Q: Will examples be provided of how to run your external code in M2K?

A: Yes, examples have already been produced for the Genre and artist evaluations (to be released with M2K) in both Marsyas-0.1 and Matlab, and examples for each competition will be produced and released with each framework. Where possible we will also provide an example produced in native D2K to demonstrate the ease of implementing/prototyping a system in D2K. Certain hybrid examples will also be provided to show how D2K can be used to move existing research into the D2K framework a section at a time.

Q: My company won't allow me to send out source code, will this affect my submission?

A: No, as long as your code is compiled for a suitable architecture the IMIRSEL lab can run it in its compiled form.

Q: I've proposed one of the evaluation tasks and want to know what details you need to produce the framework software?

A: In order to establish a framework we need common input and output file formats, e.g. Each submission should read in a test file that defines the training set in the following format:


where \t indicates a tab. In this example the test set would be read in the same format (without the class names) and the output format should be the same as the input.

Next we need to establish a calling convention for each part of a submission:

There are four formats for calls to code external to D2K that will be supported:

  • CommandName inputFileNameAndPath outputFileNameAndPath
  • CommandName inputFileNameAndPath (ouput file name created by adding an extension, e.g. ".features")

The second two formats allow an additional file to be passed as a parameter:

  • CommandName inputFileNameAndPath1 inputFileNameAndPath2 outputFileNameAndPath
  • CommandName inputFileNameAndPath1 inputFileNameAndPath2 outputFileNameAndPath (ouput file name created by adding an extension to inputFileNameAndPath1, e.g. ".features")


    ExtractFeatures C:\inTrainFiles.txt C:\outTrainFeatures.feat
    ExtractFeatures C:\inTestFiles.txt C:\outTestFeatures.feat
    TrainModel C:\outTrainFeatures.feat
    ApplyModel C:\outTrainFeatures.feat.model C:\outTestFeatures.feat C:\results.txt

(see the Mirex Wiki for more details.)

Finally, a clear definition of the evaluation procedure should be given, where possible using cross-validation of results, reporting both the mean and variance of those results. Facilities will also be provided for statisitical significance testing of the difference in error rates between each submission using McNemar's test, to establish whether differences are "in the noise" or not.

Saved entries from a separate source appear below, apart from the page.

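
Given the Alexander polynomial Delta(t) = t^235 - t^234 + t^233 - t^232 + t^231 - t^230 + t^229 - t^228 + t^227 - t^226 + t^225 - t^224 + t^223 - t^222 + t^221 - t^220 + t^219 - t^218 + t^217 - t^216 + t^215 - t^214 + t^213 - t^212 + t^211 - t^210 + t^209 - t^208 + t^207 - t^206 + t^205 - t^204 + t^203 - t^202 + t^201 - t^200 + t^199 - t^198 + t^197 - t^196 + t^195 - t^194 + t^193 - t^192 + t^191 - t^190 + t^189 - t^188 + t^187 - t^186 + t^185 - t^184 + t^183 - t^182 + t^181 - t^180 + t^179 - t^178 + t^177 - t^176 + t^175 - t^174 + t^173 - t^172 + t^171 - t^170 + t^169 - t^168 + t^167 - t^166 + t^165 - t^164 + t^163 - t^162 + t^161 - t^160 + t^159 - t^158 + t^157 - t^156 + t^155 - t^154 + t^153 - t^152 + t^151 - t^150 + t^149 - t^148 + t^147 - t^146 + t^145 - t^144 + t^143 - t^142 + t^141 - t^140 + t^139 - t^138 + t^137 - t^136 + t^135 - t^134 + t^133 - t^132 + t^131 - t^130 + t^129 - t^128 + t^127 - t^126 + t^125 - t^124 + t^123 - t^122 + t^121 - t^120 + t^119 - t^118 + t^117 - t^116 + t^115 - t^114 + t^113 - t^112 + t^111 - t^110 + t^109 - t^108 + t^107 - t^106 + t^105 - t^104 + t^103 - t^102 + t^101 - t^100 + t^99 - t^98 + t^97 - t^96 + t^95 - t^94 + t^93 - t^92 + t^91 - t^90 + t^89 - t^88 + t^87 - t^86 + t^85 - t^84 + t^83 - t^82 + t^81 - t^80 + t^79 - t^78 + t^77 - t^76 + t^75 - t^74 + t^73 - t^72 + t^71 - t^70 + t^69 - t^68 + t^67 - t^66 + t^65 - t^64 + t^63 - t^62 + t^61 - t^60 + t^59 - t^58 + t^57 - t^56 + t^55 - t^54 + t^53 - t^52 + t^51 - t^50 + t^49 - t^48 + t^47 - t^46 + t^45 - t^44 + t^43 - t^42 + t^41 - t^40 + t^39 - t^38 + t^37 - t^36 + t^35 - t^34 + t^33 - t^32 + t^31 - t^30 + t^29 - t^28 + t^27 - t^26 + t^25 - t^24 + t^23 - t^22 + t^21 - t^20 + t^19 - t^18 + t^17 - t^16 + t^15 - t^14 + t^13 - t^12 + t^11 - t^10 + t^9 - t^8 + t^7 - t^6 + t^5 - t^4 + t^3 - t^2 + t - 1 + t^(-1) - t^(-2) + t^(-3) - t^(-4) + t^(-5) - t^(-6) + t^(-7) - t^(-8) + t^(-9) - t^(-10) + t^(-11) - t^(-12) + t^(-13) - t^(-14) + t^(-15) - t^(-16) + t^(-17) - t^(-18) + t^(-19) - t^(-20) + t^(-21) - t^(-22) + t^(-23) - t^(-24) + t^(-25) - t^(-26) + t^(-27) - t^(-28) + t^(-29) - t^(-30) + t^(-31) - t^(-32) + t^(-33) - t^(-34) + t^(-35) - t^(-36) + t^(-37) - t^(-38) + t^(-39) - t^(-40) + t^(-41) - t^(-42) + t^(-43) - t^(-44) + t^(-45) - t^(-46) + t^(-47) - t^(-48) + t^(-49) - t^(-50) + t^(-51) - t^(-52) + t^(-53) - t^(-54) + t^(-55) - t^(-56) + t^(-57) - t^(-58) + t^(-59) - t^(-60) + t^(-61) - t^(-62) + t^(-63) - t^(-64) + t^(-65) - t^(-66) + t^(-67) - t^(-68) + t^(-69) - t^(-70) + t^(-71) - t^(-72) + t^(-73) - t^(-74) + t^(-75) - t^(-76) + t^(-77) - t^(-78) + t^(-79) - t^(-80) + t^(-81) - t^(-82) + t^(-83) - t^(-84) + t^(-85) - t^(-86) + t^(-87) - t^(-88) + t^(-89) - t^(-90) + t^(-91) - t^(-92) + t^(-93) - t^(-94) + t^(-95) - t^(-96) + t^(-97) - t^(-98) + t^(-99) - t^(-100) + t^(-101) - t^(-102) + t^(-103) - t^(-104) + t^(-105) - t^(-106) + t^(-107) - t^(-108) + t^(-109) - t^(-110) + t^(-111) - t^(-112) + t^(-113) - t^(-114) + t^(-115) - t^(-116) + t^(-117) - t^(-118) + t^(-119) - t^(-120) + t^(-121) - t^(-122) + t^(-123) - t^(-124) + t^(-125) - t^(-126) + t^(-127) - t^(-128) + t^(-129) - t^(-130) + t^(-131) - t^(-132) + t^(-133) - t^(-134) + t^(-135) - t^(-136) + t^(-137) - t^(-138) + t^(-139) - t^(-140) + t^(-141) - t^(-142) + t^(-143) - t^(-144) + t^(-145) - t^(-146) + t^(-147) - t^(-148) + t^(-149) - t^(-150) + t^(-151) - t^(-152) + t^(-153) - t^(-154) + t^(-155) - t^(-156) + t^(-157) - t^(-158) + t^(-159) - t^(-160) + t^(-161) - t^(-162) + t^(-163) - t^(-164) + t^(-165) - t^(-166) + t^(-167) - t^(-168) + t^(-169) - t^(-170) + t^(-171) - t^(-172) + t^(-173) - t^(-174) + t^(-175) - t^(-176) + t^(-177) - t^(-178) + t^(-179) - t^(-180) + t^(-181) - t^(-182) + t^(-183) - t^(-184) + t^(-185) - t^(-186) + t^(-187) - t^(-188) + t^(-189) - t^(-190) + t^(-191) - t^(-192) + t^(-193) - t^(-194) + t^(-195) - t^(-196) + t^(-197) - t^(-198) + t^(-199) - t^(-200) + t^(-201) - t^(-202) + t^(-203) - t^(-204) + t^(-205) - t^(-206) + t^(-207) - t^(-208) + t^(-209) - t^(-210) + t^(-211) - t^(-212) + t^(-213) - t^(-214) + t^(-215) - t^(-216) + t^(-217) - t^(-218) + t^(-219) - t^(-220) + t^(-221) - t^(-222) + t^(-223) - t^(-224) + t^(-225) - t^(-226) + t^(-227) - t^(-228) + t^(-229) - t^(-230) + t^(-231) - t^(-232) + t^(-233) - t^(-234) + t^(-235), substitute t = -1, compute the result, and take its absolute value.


Step 1: The polynomial has 471 terms with alternating signs, exponents from 235 down to -235.
Step 2: Substitute t = -1. The i-th term has coefficient (-1)^i and exponent (m-i),
  so its value is (-1)^i * (-1)^(m-i) = (-1)^m = -1 for every i.
Step 3: All 471 terms equal -1, so Delta(-1) = 471 * (-1) = -471
Step 4: |Delta(-1)| = 471

471


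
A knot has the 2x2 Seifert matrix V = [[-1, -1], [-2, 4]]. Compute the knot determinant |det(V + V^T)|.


Step 1: Form V + V^T where V = [[-1, -1], [-2, 4]]
  V^T = [[-1, -2], [-1, 4]]
  V + V^T = [[-2, -3], [-3, 8]]
Step 2: det(V + V^T) = (-2)*8 - (-3)*(-3)
  = -16 - 9 = -25
Step 3: Knot determinant = |det(V + V^T)| = |-25| = 25

25


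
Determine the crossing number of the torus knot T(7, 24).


For a torus knot T(p, q) with gcd(p,q)=1,
the crossing number is min(p*(q-1), q*(p-1)).
p*(q-1) = 7*23 = 161
q*(p-1) = 24*6 = 144
min(161, 144) = 144

144


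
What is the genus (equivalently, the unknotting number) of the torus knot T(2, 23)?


For a torus knot T(p,q), both the unknotting number and genus equal (p-1)(q-1)/2.
= (2-1)(23-1)/2
= 1*22/2
= 22/2 = 11

11


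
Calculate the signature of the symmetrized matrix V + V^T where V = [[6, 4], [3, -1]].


Step 1: V + V^T = [[12, 7], [7, -2]]
Step 2: trace = 10, det = -73
Step 3: Discriminant = 10^2 - 4*(-73) = 392
Step 4: Eigenvalues: 14.8995, -4.89949
Step 5: Signature = (# positive eigenvalues) - (# negative eigenvalues) = 0

0


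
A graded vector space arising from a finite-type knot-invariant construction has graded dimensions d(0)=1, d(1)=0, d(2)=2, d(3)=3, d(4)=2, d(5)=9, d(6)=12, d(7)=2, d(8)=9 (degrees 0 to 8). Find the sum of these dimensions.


Total dimension = d(0) + d(1) + ... + d(8)
= 1 + 0 + 2 + 3 + 2 + 9 + 12 + 2 + 9
= 40

40


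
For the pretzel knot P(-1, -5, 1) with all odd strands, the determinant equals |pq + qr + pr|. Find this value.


Step 1: Compute pq + qr + pr.
pq = (-1)*(-5) = 5
qr = (-5)*1 = -5
pr = (-1)*1 = -1
pq + qr + pr = 5 + (-5) + (-1) = -1
Step 2: Take absolute value.
det(P(-1,-5,1)) = |-1| = 1

1


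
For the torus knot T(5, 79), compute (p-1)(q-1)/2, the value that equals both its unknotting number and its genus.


For a torus knot T(p,q), both the unknotting number and genus equal (p-1)(q-1)/2.
= (5-1)(79-1)/2
= 4*78/2
= 312/2 = 156

156


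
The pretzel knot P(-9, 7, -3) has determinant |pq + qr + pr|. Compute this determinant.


Step 1: Compute pq + qr + pr.
pq = (-9)*7 = -63
qr = 7*(-3) = -21
pr = (-9)*(-3) = 27
pq + qr + pr = -63 + (-21) + 27 = -57
Step 2: Take absolute value.
det(P(-9,7,-3)) = |-57| = 57

57


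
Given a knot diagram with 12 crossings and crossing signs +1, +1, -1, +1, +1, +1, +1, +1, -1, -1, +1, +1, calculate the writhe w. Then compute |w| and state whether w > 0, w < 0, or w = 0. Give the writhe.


Step 1: Count positive crossings (+1).
Positive crossings: 9
Step 2: Count negative crossings (-1).
Negative crossings: 3
Step 3: Writhe = (positive) - (negative)
w = 9 - 3 = 6
Step 4: |w| = 6, and w is positive

6


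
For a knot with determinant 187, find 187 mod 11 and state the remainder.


Step 1: A knot is p-colorable if and only if p divides its determinant.
Step 2: Compute 187 mod 11.
187 = 17 * 11 + 0
Step 3: 187 mod 11 = 0
Step 4: The knot is 11-colorable: yes

0


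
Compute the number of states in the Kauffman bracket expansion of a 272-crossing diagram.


Each crossing contributes 2 choices (A-smoothing or B-smoothing).
Total states = 2^272 = 7588550360256754183279148073529370729071901715047420004889892225542594864082845696

7588550360256754183279148073529370729071901715047420004889892225542594864082845696


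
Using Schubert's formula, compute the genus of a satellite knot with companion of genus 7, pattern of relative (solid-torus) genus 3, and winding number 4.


Schubert: g(satellite) = g_rel(pattern) + |winding| * g(companion),
where g_rel(pattern) is the genus of the pattern relative to the solid torus.
= 3 + 4 * 7
= 3 + 28 = 31

31


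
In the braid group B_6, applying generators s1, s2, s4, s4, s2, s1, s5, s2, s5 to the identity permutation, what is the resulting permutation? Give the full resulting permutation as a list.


Starting with identity [1, 2, 3, 4, 5, 6].
Apply generators in sequence:
  After s1: [2, 1, 3, 4, 5, 6]
  After s2: [2, 3, 1, 4, 5, 6]
  After s4: [2, 3, 1, 5, 4, 6]
  After s4: [2, 3, 1, 4, 5, 6]
  After s2: [2, 1, 3, 4, 5, 6]
  After s1: [1, 2, 3, 4, 5, 6]
  After s5: [1, 2, 3, 4, 6, 5]
  After s2: [1, 3, 2, 4, 6, 5]
  After s5: [1, 3, 2, 4, 5, 6]
Final permutation: [1, 3, 2, 4, 5, 6]

[1, 3, 2, 4, 5, 6]


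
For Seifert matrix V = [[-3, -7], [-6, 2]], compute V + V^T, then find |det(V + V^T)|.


Step 1: Form V + V^T where V = [[-3, -7], [-6, 2]]
  V^T = [[-3, -6], [-7, 2]]
  V + V^T = [[-6, -13], [-13, 4]]
Step 2: det(V + V^T) = (-6)*4 - (-13)*(-13)
  = -24 - 169 = -193
Step 3: Knot determinant = |det(V + V^T)| = |-193| = 193

193


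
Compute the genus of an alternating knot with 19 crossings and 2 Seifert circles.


For alternating knots, g = (c - s + 1)/2.
= (19 - 2 + 1)/2
= 18/2 = 9

9


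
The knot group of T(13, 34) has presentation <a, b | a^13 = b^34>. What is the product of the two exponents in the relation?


The relation is a^13 = b^34.
Product of exponents = 13 * 34
= 442

442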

The McNemar's tests will be performed on the output text files fom each iteration of the cross-validated experiments.

Q: My algorithm has more parts to it than your framework (e.g. a feature selection stage) and should be called like so:

    ExtractFeatures C:\inTrainFiles.txt C:\outTrainFeatures.feat
    SelectFeatures C:\outTrainFeatures.feat selectedfeatures.info
    ExtractFeatures C:\inTestFiles.txt C:\outTestFeatures.feat selectedfeatures.info
    TrainModel C:\outTrainFeatures.feat selectedfeatures.info

ApplyModel C:\outTrainFeatures.feat.model C:\outTestFeatures.feat C:\results.txt

A: This is no problem as each module uses one of the available calling conventions, you simply need to add another copy of an external integration module to your copy of the framework. The standard layout for this problem might be:

2005 originalframework.gif

And, in the above example, would be changed to: without affecting the final evaluation.

2005 modifiedframework.gif

This flexibility in the both algorithm calling conventions and the overal layout/number of modules in the framework is greater than would likely be achieved using a completely hand-coded framework for each task.

Q: Who will run the submissions?

A: The team at IMIRSEL will run each submission and report the evaluation results, however, facilities are provided in D2K to run across an X-windows or telnet session (in telnet only console output is displayed, no toolkit desktop). This would allow an entrant to launch their own submision, or to debug it if it doesn't run correctly at the IMIRSEL lab. Hopefully, IMIRSEL will be able to continue this service, hosting the dataset for each task year round, to allow researchers to bench mark their systems against the last year's state-of-the-art.